Risk-Adjusted Performance

9 of 100

 
Weak
 
Strong
OK
Compared to the overall equity markets, risk-adjusted returns on investments in EOG Resources are ranked lower than 9 (%) of all global equities and portfolios over the last 90 days. Despite somewhat weak basic indicators, EOG Resources sustained solid returns over the last few months and may actually be approaching a breakup point.
ConocoPhillips 

Risk-Adjusted Performance

5 of 100

 
Weak
 
Strong
Weak
Compared to the overall equity markets, risk-adjusted returns on investments in ConocoPhillips are ranked lower than 5 (%) of all global equities and portfolios over the last 90 days. Despite somewhat weak basic indicators, ConocoPhillips may actually be approaching a critical reversion point that can send shares even higher in January 2025.

EOG Resources and ConocoPhillips Volatility Contrast

   Predicted Return Density   
       Returns  

Pair Trading with EOG Resources and ConocoPhillips

The main advantage of trading using opposite EOG Resources and ConocoPhillips positions is that it hedges away some unsystematic risk. Because of two separate transactions, even if EOG Resources position performs unexpectedly, ConocoPhillips can make up some of the losses. Pair trading also minimizes risk from directional movements in the market.
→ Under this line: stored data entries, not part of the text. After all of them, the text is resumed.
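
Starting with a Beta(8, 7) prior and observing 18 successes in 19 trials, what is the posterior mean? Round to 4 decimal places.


Posterior parameters: alpha = 8 + 18 = 26
beta = 7 + 1 = 8
Posterior mean = alpha / (alpha + beta) = 26 / 34
= 0.7647

0.7647


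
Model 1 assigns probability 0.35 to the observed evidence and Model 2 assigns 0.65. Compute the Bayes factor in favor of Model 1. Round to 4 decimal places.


BF = P(data|M1) / P(data|M2)
= 0.35 / 0.65 = 0.5385

0.5385


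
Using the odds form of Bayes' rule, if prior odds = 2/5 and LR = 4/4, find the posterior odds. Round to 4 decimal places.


Bayes' rule in odds form: posterior odds = prior odds * LR
= (2 * 4) / (5 * 4)
= 8/20 = 0.4

0.4


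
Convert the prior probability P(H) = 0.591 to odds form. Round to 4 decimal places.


P(not H) = 1 - 0.591 = 0.409
Odds = 0.591 / 0.409 = 1.445

1.445


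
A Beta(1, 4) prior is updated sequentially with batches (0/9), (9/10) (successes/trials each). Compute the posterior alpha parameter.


Sequential conjugate updating is equivalent to a single batch update.
Total successes across all batches = 9
alpha_posterior = alpha_prior + total_successes = 1 + 9
= 10

10


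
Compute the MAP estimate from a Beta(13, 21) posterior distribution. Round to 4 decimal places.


MAP = mode of Beta distribution
= (alpha - 1)/(alpha + beta - 2)
= (13-1)/(13+21-2)
= 12/32 = 0.375

0.375


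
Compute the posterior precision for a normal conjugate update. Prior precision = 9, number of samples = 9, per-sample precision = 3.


tau_post = tau_0 + n * tau
= 9 + 9 * 3 = 36

36


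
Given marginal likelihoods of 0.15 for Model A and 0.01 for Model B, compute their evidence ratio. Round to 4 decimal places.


Ratio = ML(A) / ML(B) = 0.15/0.01
= 15.0

15.0


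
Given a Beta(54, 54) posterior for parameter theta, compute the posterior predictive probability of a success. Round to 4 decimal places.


For a Beta-Bernoulli model, the predictive probability is the mean:
P(success) = 54/(54+54) = 54/108 = 0.5

0.5


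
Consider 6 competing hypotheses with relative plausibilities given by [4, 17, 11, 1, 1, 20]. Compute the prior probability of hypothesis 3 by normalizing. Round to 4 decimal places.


Sum of weights = 4 + 17 + 11 + 1 + 1 + 20 = 54
Normalized prior for H3 = 11 / 54
= 0.2037

0.2037


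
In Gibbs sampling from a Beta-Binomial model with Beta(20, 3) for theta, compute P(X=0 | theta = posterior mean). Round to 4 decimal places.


Posterior mean = alpha/(alpha+beta) = 20/23 = 0.8696
P(X=0|theta=mean) = 1 - theta = 0.1304

0.1304


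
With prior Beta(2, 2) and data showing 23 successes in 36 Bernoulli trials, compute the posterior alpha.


Conjugate update: alpha_posterior = alpha_prior + k
= 2 + 23 = 25

25


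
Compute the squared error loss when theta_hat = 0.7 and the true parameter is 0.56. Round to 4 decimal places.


L = (theta_hat - theta_true)^2
= (0.7 - 0.56)^2
= 0.14^2 = 0.0196

0.0196


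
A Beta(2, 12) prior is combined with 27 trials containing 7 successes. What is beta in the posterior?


In conjugate updating:
beta_posterior = beta_prior + (n - k)
= 12 + (27 - 7)
= 12 + 20 = 32

32


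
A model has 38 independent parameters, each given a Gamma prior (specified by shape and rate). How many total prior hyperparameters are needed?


Each Gamma prior needs 2 hyperparameters (shape and rate).
Total = 2 * 38 = 76

76


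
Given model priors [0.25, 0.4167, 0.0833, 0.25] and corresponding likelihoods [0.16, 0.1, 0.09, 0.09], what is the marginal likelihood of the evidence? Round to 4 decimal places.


P(E) = sum_i P(M_i) P(E|M_i)
= 0.04 + 0.0417 + 0.0075 + 0.0225
= 0.1117

0.1117


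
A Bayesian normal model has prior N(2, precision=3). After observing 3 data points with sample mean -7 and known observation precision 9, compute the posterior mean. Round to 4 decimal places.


Posterior mean = (prior_precision * prior_mean + n * data_precision * data_mean) / (prior_precision + n * data_precision)
Numerator = 3*2 + 3*9*-7 = -183
Denominator = 3 + 3*9 = 30
Posterior mean = -6.1

-6.1


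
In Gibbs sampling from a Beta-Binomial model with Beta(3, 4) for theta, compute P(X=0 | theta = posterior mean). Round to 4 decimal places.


Posterior mean = alpha/(alpha+beta) = 3/7 = 0.4286
P(X=0|theta=mean) = 1 - theta = 0.5714

0.5714


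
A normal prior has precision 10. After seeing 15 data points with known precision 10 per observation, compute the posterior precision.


In the conjugate normal model, precisions add:
tau_posterior = tau_prior + n * tau_data
= 10 + 15*10 = 160

160


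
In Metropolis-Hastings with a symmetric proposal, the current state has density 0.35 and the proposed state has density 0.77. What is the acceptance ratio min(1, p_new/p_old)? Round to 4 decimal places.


Ratio = p_new / p_old = 0.77 / 0.35 = 2.2
Acceptance = min(1, 2.2) = 1.0

1.0


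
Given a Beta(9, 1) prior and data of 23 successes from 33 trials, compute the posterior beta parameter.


Number of failures = 33 - 23 = 10
Posterior beta = 1 + 10 = 11

11


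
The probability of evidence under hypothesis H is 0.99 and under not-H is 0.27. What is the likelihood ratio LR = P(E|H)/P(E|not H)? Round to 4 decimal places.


LR = 0.99 / 0.27
= 3.6667

3.6667


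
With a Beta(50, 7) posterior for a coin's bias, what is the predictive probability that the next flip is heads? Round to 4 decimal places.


The predictive probability equals the posterior mean.
P(next = heads) = alpha / (alpha + beta)
= 50 / 57 = 0.8772

0.8772


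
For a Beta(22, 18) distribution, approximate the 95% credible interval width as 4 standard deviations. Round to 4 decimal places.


Variance of Beta(a,b) = ab / ((a+b)^2 * (a+b+1))
= 22*18 / ((40)^2 * 41)
= 0.006
SD = sqrt(0.006) = 0.0777
Width = 4 * SD = 0.3108

0.3108


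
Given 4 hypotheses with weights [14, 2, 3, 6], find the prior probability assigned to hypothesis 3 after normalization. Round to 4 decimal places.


To normalize, divide each weight by the sum of all weights.
Sum = 25
Prior(H3) = 3/25 = 0.12

0.12


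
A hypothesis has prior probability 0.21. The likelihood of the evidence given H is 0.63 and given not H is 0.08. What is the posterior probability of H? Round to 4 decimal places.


Using Bayes' theorem:
P(E) = 0.21 * 0.63 + 0.79 * 0.08
P(E) = 0.1955
P(H|E) = (0.21 * 0.63) / 0.1955 = 0.6767

0.6767


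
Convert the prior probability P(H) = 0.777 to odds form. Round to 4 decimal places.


P(not H) = 1 - 0.777 = 0.223
Odds = 0.777 / 0.223 = 3.4843

3.4843


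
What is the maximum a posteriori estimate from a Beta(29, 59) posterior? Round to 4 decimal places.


The MAP estimate equals the mode of the distribution.
Mode of Beta(a,b) = (a-1)/(a+b-2)
= 28/86
= 0.3256

0.3256


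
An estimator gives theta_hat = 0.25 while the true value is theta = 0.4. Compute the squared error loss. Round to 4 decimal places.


The squared error loss is (theta_hat - theta)^2
= (0.25 - 0.4)^2
= (-0.15)^2 = 0.0225

0.0225


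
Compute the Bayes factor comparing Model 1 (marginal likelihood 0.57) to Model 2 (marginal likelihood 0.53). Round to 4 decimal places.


BF12 = marginal likelihood of M1 / marginal likelihood of M2
= 0.57/0.53
= 1.0755

1.0755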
For example, if an entire industry or sector drops because of unexpected headlines, the short position in ConocoPhillips will offset losses from the drop in ConocoPhillips' long position.
The idea behind EOG Resources and ConocoPhillips pairs trading is to make the combined position market-neutral, meaning the overall market's direction will not affect its win or loss (or potential downside or upside). This can be achieved by designing a pairs trade with two highly correlated stocks or equities that operate in a similar space or sector, making it possible to obtain profits through simple and relatively low-risk investment.
Check out your portfolio center.
Note that this page's information should be used as a complementary analysis to find the right mix of equity instruments to add to your existing portfolios or create a brand new portfolio. You can also try the Equity Forecasting module to use basic forecasting models to generate price predictions and determine price momentum.